12. It, is lastly contended in this connexion that there was no evidence against the petitioner and that it was far the department to show that the appellant was negligent before he could be dismissed. As there was no evidence to support the negligence of the appellant, no sufficient opportunity was given to the appellant to show cause. As we have already referred, the explanation of the appellant and the statement made by him before the enquiring officer will show that he admitted that the safe was kept unlooked. Then conduct of his itself constitutes negligence on his part, and no farther evidence was needed to establish his negligence. In view of his own evidence, no further evidence was necessary to establish his negligence. In fact, his defence was that in view of the rush and in view of the fact that the payment of the salary had to be delayed as the cheques were not cashed in time, he could not take as much care as was expected of him.
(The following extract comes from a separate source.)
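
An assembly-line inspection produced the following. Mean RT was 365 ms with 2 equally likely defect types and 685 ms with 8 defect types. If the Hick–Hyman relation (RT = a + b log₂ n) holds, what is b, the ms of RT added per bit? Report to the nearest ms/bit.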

In these circumstances, no further evidence was needed to establish his negligence. The order thus does not suffer from any infirmity an suggested by the appellant.

13. It is then contended that there was violation of the provisions of Para. 1706 of the Code. The requirements of Para. 1706 are the same as that of Article 311(2) of the Constitution, and if for the purposes of Article 311; sufficient opportunity was given, it cannot be said that there was any violation of the provisions of Para. 1706 of the Code.

14. The last point urged by the appellant, in our opinion, has no substance. Admittedly the appellant gave a security of Rs. 4.000 as he had to handle cash, and if the cash was found short, the General Manager, as the controlling authority, had full power to order forfeiture of the amount of security and other contributions made by the railway.

15. There is, therefore, no force in this appeal and it is dismissed, but in the circumstances of the case, the parties will bear their own costs in this appeal.